May Montasser, a genetic epidemiologist at the University of Maryland School of Medicine, and colleagues study the genomes of the Old Order Amish because approximately 35,000 people alive today can trace their family history back to a small number of founder families. Due to the small pool of genetic starting material, this population harbors less genetic diversity than the general population, meaning that variants that might disappear in larger groups can be maintained in Old Order Amish populations and therefore be easier to spot.
In the new study, Montasser and colleagues sequenced the exons of 6,890 Old Order Amish subjects and found a missense mutation in B4GALT1, which is expressed throughout the body and encodes an enzyme that transfers galactose to proteins. The variant was associated with lower LDL cholesterol and was present in six percent of the Amish genomes but is much rarer outside the Amish community. The researchers found it in only eight of 140,000 non-Amish genomes that are part of a National Heart, Lung, and Blood Institute database.
When the team looked at other factors related to cardiovascular health in people carrying the missense mutation, they found no association with triglycerides and a small association with high density lipoprotein cholesterol. The blood clotting factor fibrinogen, which can be a risk factor for cardiovascular disease when elevated, was lower in people with the variant.
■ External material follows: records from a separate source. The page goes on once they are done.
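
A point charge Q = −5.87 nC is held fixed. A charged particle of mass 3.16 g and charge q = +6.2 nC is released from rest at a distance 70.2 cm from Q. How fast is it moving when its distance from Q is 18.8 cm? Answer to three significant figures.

0.0284 m/s

Only the electrostatic force acts, so mechanical energy is conserved: ½mv² = U₁ − U₂ = kQq(1/r₁ − 1/r₂).
U₁ − U₂ = (8.99×10⁹ N·m²/C²)(-5.87×10⁻⁹ C)(6.20×10⁻⁹ C)(1/0.702 − 1/0.188) = 1.27×10⁻⁶ J.
v = √(2·1.27×10⁻⁶/3.16×10⁻³) = 0.0284 m/s.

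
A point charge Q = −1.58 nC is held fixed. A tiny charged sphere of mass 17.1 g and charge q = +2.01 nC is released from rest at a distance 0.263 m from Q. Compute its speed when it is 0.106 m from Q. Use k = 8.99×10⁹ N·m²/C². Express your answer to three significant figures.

4.34×10⁻³ m/s

Only the electrostatic force acts, so mechanical energy is conserved: ½mv² = U₁ − U₂ = kQq(1/r₁ − 1/r₂).
U₁ − U₂ = (8.99×10⁹ N·m²/C²)(-1.58×10⁻⁹ C)(2.01×10⁻⁹ C)(1/0.263 − 1/0.106) = 1.61×10⁻⁷ J.
v = √(2·1.61×10⁻⁷/0.0171) = 4.34×10⁻³ m/s.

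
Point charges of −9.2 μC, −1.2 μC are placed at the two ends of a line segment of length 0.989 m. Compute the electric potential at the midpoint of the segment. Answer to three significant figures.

The total potential is the scalar sum of each charge's contribution, V = Σ kqᵢ/rᵢ.
Each charge is 0.494 m from the midpoint.
V = k[(-9.20×10⁻⁶)/(0.494) + (-1.20×10⁻⁶)/(0.494)] = -1.89×10⁵ V.

-1.89×10⁵ V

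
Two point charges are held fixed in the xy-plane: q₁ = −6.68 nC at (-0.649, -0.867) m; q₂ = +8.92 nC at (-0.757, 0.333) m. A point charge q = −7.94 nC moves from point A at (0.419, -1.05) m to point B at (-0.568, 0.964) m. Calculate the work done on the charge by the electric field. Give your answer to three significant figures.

The work done by the electric force is W_field = −ΔU = −q(V_B − V_A) = q(V_A − V_B).
At A: distances to the source charges are 1.08 m, 1.82 m; V_A = Σ kqᵢ/rᵢ = -11.2 V.
At B: distances to the source charges are 1.83 m, 0.659 m; V_B = Σ kqᵢ/rᵢ = 89.0 V.
ΔV = V_B − V_A = 100 V.
W_field = −qΔV = −(-7.94×10⁻⁹ C)(100 V) = 7.96×10⁻⁷ J.

7.96×10⁻⁷ J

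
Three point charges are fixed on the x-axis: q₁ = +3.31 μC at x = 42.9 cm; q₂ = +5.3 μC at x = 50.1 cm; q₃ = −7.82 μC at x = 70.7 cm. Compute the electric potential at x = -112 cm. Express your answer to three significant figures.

1.01×10⁴ V

Electric potential is a scalar, so the contributions from each charge add algebraically: V = Σ kqᵢ/rᵢ.
Distances from the field point to each charge: r₁ = 1.55 m, r₂ = 1.62 m, r₃ = 1.83 m.
V = k[(3.31×10⁻⁶)/(1.55) + (5.30×10⁻⁶)/(1.62) + (-7.82×10⁻⁶)/(1.83)] = 1.01×10⁴ V.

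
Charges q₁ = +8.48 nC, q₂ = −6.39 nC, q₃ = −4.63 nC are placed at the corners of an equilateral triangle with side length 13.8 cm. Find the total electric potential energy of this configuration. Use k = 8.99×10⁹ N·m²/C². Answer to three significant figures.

The work to assemble the configuration equals its total potential energy, U = Σ kqᵢqⱼ/rᵢⱼ over all pairs.
All three pair separations equal the side length, 0.138 m.
U = (-3.53×10⁻⁶) + (-2.56×10⁻⁶) + (1.93×10⁻⁶) = -4.16×10⁻⁶ J.

-4.16×10⁻⁶ J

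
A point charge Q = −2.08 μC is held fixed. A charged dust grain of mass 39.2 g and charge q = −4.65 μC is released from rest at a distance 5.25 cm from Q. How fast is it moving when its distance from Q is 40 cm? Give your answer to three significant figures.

Only the electrostatic force acts, so mechanical energy is conserved: ½mv² = U₁ − U₂ = kQq(1/r₁ − 1/r₂).
U₁ − U₂ = (8.99×10⁹ N·m²/C²)(-2.08×10⁻⁶ C)(-4.65×10⁻⁶ C)(1/0.0525 − 1/0.400) = 1.44 J.
v = √(2·1.44/0.0392) = 8.57 m/s.

8.57 m/s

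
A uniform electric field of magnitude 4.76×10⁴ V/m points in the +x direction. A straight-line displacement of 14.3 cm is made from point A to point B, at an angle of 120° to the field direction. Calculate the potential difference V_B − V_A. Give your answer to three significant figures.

Only the component of displacement along E changes the potential: ΔV = −E·d·cosθ.
ΔV = −(4.76×10⁴ V/m)(0.143 m)cos120° = 3400 V.

3400 V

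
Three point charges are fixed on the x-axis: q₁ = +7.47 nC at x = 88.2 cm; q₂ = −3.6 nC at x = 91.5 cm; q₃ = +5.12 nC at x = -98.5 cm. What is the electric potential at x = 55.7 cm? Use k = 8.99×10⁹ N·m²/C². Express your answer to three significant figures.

Electric potential is a scalar, so the contributions from each charge add algebraically: V = Σ kqᵢ/rᵢ.
Distances from the field point to each charge: r₁ = 0.325 m, r₂ = 0.358 m, r₃ = 1.54 m.
V = k[(7.47×10⁻⁹)/(0.325) + (-3.60×10⁻⁹)/(0.358) + (5.12×10⁻⁹)/(1.54)] = 146 V.

146 V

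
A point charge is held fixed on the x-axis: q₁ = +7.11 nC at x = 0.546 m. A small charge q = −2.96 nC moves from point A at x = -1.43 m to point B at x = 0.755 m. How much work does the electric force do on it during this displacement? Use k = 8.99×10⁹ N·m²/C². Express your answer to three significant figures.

The work done by the electric force is W_field = −ΔU = −q(V_B − V_A) = q(V_A − V_B).
At A: distance to the source charge is 1.98 m; V_A = kq₁/r = 32.3 V.
At B: distance to the source charge is 0.209 m; V_B = kq₁/r = 306 V.
ΔV = V_B − V_A = 273 V.
W_field = −qΔV = −(-2.96×10⁻⁹ C)(273 V) = 8.10×10⁻⁷ J.

8.10×10⁻⁷ J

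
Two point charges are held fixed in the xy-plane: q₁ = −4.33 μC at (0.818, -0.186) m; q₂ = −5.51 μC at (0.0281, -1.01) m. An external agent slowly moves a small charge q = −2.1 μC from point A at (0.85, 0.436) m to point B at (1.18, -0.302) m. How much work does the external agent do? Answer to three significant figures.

0.0982 J

For quasistatic motion the external work equals the change in potential energy: W_ext = qΔV = q(V_B − V_A).
At A: distances to the source charges are 0.623 m, 1.66 m; V_A = Σ kqᵢ/rᵢ = -9.23×10⁴ V.
At B: distances to the source charges are 0.380 m, 1.35 m; V_B = Σ kqᵢ/rᵢ = -1.39×10⁵ V.
ΔV = V_B − V_A = -4.68×10⁴ V.
W_ext = qΔV = (-2.10×10⁻⁶ C)(-4.68×10⁴ V) = 0.0982 J.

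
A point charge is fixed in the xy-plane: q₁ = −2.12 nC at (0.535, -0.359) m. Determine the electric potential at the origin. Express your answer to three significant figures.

-29.6 V

Electric potential is a scalar, so the contributions from each charge add algebraically: V = Σ kqᵢ/rᵢ.
Distances from the field point to each charge: r₁ = 0.644 m.
V = k[(-2.12×10⁻⁹)/(0.644)] = -29.6 V.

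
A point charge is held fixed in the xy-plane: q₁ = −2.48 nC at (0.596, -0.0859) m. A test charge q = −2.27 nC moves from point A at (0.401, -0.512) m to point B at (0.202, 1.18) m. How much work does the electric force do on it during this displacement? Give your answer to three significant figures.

The work done by the electric force is W_field = −ΔU = −q(V_B − V_A) = q(V_A − V_B).
At A: distance to the source charge is 0.469 m; V_A = kq₁/r = -47.6 V.
At B: distance to the source charge is 1.33 m; V_B = kq₁/r = -16.8 V.
ΔV = V_B − V_A = 30.8 V.
W_field = −qΔV = −(-2.27×10⁻⁹ C)(30.8 V) = 6.98×10⁻⁸ J.

6.98×10⁻⁸ J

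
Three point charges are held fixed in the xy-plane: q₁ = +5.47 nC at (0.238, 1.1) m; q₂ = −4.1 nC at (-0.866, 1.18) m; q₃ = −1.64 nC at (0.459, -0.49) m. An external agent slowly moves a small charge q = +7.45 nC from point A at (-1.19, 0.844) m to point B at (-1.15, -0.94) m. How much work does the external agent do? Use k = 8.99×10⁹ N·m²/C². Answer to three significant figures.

3.42×10⁻⁷ J

For quasistatic motion the external work equals the change in potential energy: W_ext = qΔV = q(V_B − V_A).
At A: distances to the source charges are 1.45 m, 0.467 m, 2.12 m; V_A = Σ kqᵢ/rᵢ = -52.0 V.
At B: distances to the source charges are 2.47 m, 2.14 m, 1.67 m; V_B = Σ kqᵢ/rᵢ = -6.13 V.
ΔV = V_B − V_A = 45.9 V.
W_ext = qΔV = (7.45×10⁻⁹ C)(45.9 V) = 3.42×10⁻⁷ J.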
To assess whether the missense mutation in B4GALT was linked with overall cardiovascular health, the researchers shifted their focus outside the relatively healthy Amish population to the Geisinger Health System and the UK Biobank, two larger genomic databases. Because the specific variant they identified in the Amish is so rare in the general population, Montasser and her colleagues pulled out genomes with any variant of B4GALT. These individuals had decreased LDL, fibrinogen, and a 35 percent reduction in cardiovascular disease.
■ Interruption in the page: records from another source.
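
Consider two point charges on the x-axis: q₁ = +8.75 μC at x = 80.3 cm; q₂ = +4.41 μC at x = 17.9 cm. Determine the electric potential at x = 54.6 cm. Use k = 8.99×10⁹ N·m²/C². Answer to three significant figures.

4.14×10⁵ V

The total potential is the scalar sum of each charge's contribution, V = Σ kqᵢ/rᵢ.
Distances from the field point to each charge: r₁ = 0.257 m, r₂ = 0.367 m.
V = k[(8.75×10⁻⁶)/(0.257) + (4.41×10⁻⁶)/(0.367)] = 4.14×10⁵ V.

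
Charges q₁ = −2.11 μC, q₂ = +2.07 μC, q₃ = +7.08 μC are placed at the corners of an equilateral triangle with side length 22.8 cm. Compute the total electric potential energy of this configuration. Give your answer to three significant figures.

-0.183 J

The assembly work is the sum of pairwise potential energies, U = Σ_{i<j} kqᵢqⱼ/rᵢⱼ.
All three pair separations equal the side length, 0.228 m.
U = (-0.172) + (-0.589) + (0.578) = -0.183 J.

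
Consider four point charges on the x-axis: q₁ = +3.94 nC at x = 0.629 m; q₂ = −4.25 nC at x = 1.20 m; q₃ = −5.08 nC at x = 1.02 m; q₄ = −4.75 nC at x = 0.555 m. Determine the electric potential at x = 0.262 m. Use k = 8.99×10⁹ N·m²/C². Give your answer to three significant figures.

-150 V

The total potential is the scalar sum of each charge's contribution, V = Σ kqᵢ/rᵢ.
Distances from the field point to each charge: r₁ = 0.367 m, r₂ = 0.938 m, r₃ = 0.758 m, r₄ = 0.293 m.
V = k[(3.94×10⁻⁹)/(0.367) + (-4.25×10⁻⁹)/(0.938) + (-5.08×10⁻⁹)/(0.758) + (-4.75×10⁻⁹)/(0.293)] = -150 V.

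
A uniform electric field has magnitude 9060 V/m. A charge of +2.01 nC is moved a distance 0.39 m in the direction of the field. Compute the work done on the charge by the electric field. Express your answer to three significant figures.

The potential change for a displacement 0.39 m in the direction of the field is ΔV = −Ed = -3530 V.
W_field = −qΔV = 7.10×10⁻⁶ J.

7.10×10⁻⁶ J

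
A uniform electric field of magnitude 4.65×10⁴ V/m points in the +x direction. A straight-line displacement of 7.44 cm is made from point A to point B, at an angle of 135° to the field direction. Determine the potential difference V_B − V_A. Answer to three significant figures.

Only the component of displacement along E changes the potential: ΔV = −E·d·cosθ.
ΔV = −(4.65×10⁴ V/m)(0.0744 m)cos135° = 2450 V.

2450 V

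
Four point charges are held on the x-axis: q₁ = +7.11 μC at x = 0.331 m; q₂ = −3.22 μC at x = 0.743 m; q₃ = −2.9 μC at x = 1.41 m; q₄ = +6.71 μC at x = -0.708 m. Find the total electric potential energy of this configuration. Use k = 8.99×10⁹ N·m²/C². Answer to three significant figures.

The work to assemble the configuration equals its total potential energy, U = Σ kqᵢqⱼ/rᵢⱼ over all pairs.
Pair separations: r₁₂ = 0.412 m, r₁₃ = 1.08 m, r₁₄ = 1.04 m, r₂₃ = 0.667 m, r₂₄ = 1.45 m, r₃₄ = 2.12 m.
Summing all 6 pair terms gives U = -0.349 J.

-0.349 J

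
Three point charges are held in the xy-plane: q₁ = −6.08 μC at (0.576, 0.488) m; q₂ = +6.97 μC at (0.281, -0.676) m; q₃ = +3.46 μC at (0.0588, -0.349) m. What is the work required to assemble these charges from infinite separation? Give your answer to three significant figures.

0.0389 J

The assembly work is the sum of pairwise potential energies, U = Σ_{i<j} kqᵢqⱼ/rᵢⱼ.
Pair separations: r₁₂ = 1.20 m, r₁₃ = 0.984 m, r₂₃ = 0.395 m.
U = (-0.317) + (-0.192) + (0.548) = 0.0389 J.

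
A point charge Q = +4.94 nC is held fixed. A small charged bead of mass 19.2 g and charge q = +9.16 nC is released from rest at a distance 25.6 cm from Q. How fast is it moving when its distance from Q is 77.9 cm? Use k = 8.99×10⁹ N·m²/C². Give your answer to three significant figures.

0.0105 m/s

Only the electrostatic force acts, so mechanical energy is conserved: ½mv² = U₁ − U₂ = kQq(1/r₁ − 1/r₂).
U₁ − U₂ = (8.99×10⁹ N·m²/C²)(4.94×10⁻⁹ C)(9.16×10⁻⁹ C)(1/0.256 − 1/0.779) = 1.07×10⁻⁶ J.
v = √(2·1.07×10⁻⁶/0.0192) = 0.0105 m/s.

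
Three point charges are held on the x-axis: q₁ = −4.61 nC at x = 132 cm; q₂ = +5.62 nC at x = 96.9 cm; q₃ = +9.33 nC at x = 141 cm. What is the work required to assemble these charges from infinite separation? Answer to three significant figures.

-3.89×10⁻⁶ J

The assembly work is the sum of pairwise potential energies, U = Σ_{i<j} kqᵢqⱼ/rᵢⱼ.
Pair separations: r₁₂ = 0.351 m, r₁₃ = 0.0900 m, r₂₃ = 0.441 m.
U = (-6.64×10⁻⁷) + (-4.30×10⁻⁶) + (1.07×10⁻⁶) = -3.89×10⁻⁶ J.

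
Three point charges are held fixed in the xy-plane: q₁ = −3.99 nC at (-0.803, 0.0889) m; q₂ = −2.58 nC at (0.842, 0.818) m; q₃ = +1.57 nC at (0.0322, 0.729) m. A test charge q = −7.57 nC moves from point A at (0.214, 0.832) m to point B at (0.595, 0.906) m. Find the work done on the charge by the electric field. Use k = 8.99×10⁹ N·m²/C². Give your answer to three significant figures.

-6.72×10⁻⁷ J

The work done by the electric force is W_field = −ΔU = −q(V_B − V_A) = q(V_A − V_B).
At A: distances to the source charges are 1.26 m, 0.628 m, 0.209 m; V_A = Σ kqᵢ/rᵢ = 2.15 V.
At B: distances to the source charges are 1.62 m, 0.262 m, 0.590 m; V_B = Σ kqᵢ/rᵢ = -86.7 V.
ΔV = V_B − V_A = -88.8 V.
W_field = −qΔV = −(-7.57×10⁻⁹ C)(-88.8 V) = -6.72×10⁻⁷ J.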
When the researchers generated knock-in mice with the B4GALT variant, the animals also had lower LDL and fibrinogen. Knocking the gene down just in the rodents’ livers led to lower levels of circulating LDL. The authors explain in the paper that this finding could point to the usefulness of targeting B4GALT expression in the liver therapeutically to lower LDL cholesterol.
“The study provides strong evidence that this newly discovered mutation is relevant across population and species,” Kari North, a genetic epidemiologist at the University of North Carolina at Chapel Hill who did not participate in the work, writes in an email to The Scientist. B4GALT “may represent a new drug target for decreasing LDL-cholesterol and downstream [cardiovascular disease]. However, years of work are still needed to develop this new discovery into a new pharmaceutical target,” she adds.
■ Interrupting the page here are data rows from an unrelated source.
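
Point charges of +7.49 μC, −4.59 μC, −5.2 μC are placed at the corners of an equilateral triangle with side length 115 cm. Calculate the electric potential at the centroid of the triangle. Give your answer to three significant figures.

-3.11×10⁴ V

The total potential is the scalar sum of each charge's contribution, V = Σ kqᵢ/rᵢ.
The distance from each vertex to the centroid is a/√3 = 0.664 m.
V = k[(7.49×10⁻⁶)/(0.664) + (-4.59×10⁻⁶)/(0.664) + (-5.20×10⁻⁶)/(0.664)] = -3.11×10⁴ V.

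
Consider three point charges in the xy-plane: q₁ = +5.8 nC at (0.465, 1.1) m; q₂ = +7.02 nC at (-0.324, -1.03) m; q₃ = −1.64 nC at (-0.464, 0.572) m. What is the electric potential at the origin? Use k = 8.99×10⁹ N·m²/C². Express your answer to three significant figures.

Electric potential is a scalar, so the contributions from each charge add algebraically: V = Σ kqᵢ/rᵢ.
Distances from the field point to each charge: r₁ = 1.19 m, r₂ = 1.08 m, r₃ = 0.737 m.
V = k[(5.80×10⁻⁹)/(1.19) + (7.02×10⁻⁹)/(1.08) + (-1.64×10⁻⁹)/(0.737)] = 82.1 V.

82.1 V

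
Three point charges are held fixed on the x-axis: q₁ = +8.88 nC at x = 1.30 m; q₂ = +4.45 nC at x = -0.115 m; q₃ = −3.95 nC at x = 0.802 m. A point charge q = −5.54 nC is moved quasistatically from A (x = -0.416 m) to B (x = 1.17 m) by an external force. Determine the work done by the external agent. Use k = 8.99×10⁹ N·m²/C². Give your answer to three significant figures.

-2.21×10⁻⁶ J

For quasistatic motion the external work equals the change in potential energy: W_ext = qΔV = q(V_B − V_A).
At A: distances to the source charges are 1.72 m, 0.301 m, 1.22 m; V_A = Σ kqᵢ/rᵢ = 150 V.
At B: distances to the source charges are 0.130 m, 1.28 m, 0.368 m; V_B = Σ kqᵢ/rᵢ = 549 V.
ΔV = V_B − V_A = 398 V.
W_ext = qΔV = (-5.54×10⁻⁹ C)(398 V) = -2.21×10⁻⁶ J.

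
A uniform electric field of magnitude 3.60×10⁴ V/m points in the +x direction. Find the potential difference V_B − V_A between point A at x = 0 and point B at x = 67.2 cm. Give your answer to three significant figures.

-2.42×10⁴ V

In a uniform field, potential decreases in the direction of E: V_B − V_A = −E·Δx.
V_B − V_A = −(3.60×10⁴ V/m)(0.672 m) = -2.42×10⁴ V.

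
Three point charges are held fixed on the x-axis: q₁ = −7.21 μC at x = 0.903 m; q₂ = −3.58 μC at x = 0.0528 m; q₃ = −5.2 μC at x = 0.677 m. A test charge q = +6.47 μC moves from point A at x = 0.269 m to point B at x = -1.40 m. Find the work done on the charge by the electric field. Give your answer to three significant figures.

The work done by the electric force is W_field = −ΔU = −q(V_B − V_A) = q(V_A − V_B).
At A: distances to the source charges are 0.634 m, 0.216 m, 0.408 m; V_A = Σ kqᵢ/rᵢ = -3.66×10⁵ V.
At B: distances to the source charges are 2.30 m, 1.45 m, 2.08 m; V_B = Σ kqᵢ/rᵢ = -7.28×10⁴ V.
ΔV = V_B − V_A = 2.93×10⁵ V.
W_field = −qΔV = −(6.47×10⁻⁶ C)(2.93×10⁵ V) = -1.89 J.

-1.89 J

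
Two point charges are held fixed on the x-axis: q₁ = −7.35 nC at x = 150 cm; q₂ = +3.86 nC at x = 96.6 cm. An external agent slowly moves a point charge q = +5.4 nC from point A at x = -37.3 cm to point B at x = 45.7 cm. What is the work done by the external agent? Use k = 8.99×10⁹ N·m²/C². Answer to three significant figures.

For quasistatic motion the external work equals the change in potential energy: W_ext = qΔV = q(V_B − V_A).
At A: distances to the source charges are 1.87 m, 1.34 m; V_A = Σ kqᵢ/rᵢ = -9.36 V.
At B: distances to the source charges are 1.04 m, 0.509 m; V_B = Σ kqᵢ/rᵢ = 4.82 V.
ΔV = V_B − V_A = 14.2 V.
W_ext = qΔV = (5.40×10⁻⁹ C)(14.2 V) = 7.66×10⁻⁸ J.

7.66×10⁻⁸ J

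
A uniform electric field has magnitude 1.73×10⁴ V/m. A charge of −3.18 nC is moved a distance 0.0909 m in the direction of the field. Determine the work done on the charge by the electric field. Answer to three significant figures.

The potential change for a displacement 0.0909 m in the direction of the field is ΔV = −Ed = -1570 V.
W_field = −qΔV = -5.00×10⁻⁶ J.

-5.00×10⁻⁶ J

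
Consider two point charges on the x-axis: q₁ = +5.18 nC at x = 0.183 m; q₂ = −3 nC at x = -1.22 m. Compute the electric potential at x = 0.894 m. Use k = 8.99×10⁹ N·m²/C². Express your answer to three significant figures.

52.7 V

Electric potential is a scalar, so the contributions from each charge add algebraically: V = Σ kqᵢ/rᵢ.
Distances from the field point to each charge: r₁ = 0.711 m, r₂ = 2.11 m.
V = k[(5.18×10⁻⁹)/(0.711) + (-3.00×10⁻⁹)/(2.11)] = 52.7 V.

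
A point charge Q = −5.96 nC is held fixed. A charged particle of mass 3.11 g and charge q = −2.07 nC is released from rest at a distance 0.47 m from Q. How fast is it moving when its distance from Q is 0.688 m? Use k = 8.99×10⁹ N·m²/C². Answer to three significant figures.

Only the electrostatic force acts, so mechanical energy is conserved: ½mv² = U₁ − U₂ = kQq(1/r₁ − 1/r₂).
U₁ − U₂ = (8.99×10⁹ N·m²/C²)(-5.96×10⁻⁹ C)(-2.07×10⁻⁹ C)(1/0.470 − 1/0.688) = 7.48×10⁻⁸ J.
v = √(2·7.48×10⁻⁸/3.11×10⁻³) = 6.93×10⁻³ m/s.

6.93×10⁻³ m/s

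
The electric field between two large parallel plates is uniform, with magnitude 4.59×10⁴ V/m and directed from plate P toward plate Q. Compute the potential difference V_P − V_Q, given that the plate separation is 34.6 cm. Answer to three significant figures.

In a uniform field, potential decreases in the direction of E: ΔV = −E·d for a displacement d parallel to E.
Going from Q to P is a displacement of 34.6 cm opposite to the field, so V_P − V_Q = +Ed = 1.59×10⁴ V.

1.59×10⁴ V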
Before getting to the point of clinical relevance, “we have to make sure that there are not any harmful side effects [associated with] having this variant,” Montasser explains. “Having low LDL is great; having low fibrinogen is great, but is there anything else harmful? So far, based on all the other information we have, everything looks good. Those people look perfectly healthy, but we are doing even more deep phenotyping right now to make sure that we are not missing anything.”
Another issue is that “it’s not clear how we go from having this variant to having low LDL and low fibrinogen and protection from cardiovascular disease,” she says. The research team is trying to characterize that mechanism in animal models and human samples now. Montasser says they will “keep working on it [and] hopefully someday we’ll have some form of therapy based on this.”